September 15, 2021 @ 7:00 pm - 8:15 pm
Speakers: Dr. Francis Halzen, Dr. John Kelley and Dr. Lu Lu, Wisconsin IceCube Particle Astrophysics Center
Dr. Francis Halzen is the principal investigator of IceCube, Hilldale and Gregory Breit Professor at UW–Madison. In 1987, Halzen started working on the concept of using natural Antarctic ice as a neutrino detector. This led to the AMANDA experiment, a first-generation neutrino telescope at the South Pole that represented a proof of concept for the IceCube Neutrino Observatory.

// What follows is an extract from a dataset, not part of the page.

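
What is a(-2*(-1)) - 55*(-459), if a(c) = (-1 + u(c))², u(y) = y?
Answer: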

Dr. John Kelley is a scientist and detector operations manager of the IceCube Neutrino Observatory. He started working on IceCube in 2003 and has deployed nine times to the South Pole.
Dr. Lu Lu is an assistant professor at UW–Madison working to discover the origins of the highest energy particles and to understand their acceleration mechanisms using IceCube. In addition to her research and development work, Lu co-developed an augmented reality app, ICEcuBEAR, to visualize IceCube real-time alerts on mobile phones.
Description: The IceCube Neutrino Observatory, dubbed “the strangest telescope in the world”, sits in a cubic kilometer of ice at the South Pole, Antarctica. IceCube detects signals from astrophysical neutrinos that interact in the ice, revealing previously hidden information about the universe. It has been 10 years since IceCube began full operations on May 13, 2011. Join us as we look back at the massive construction effort led by UW-Madison, highlight exciting discoveries uncovered by a team of nearly 400 scientists from 53 institutions in 12 countries, and give a glimpse into the future of this one-of-a-kind instrument.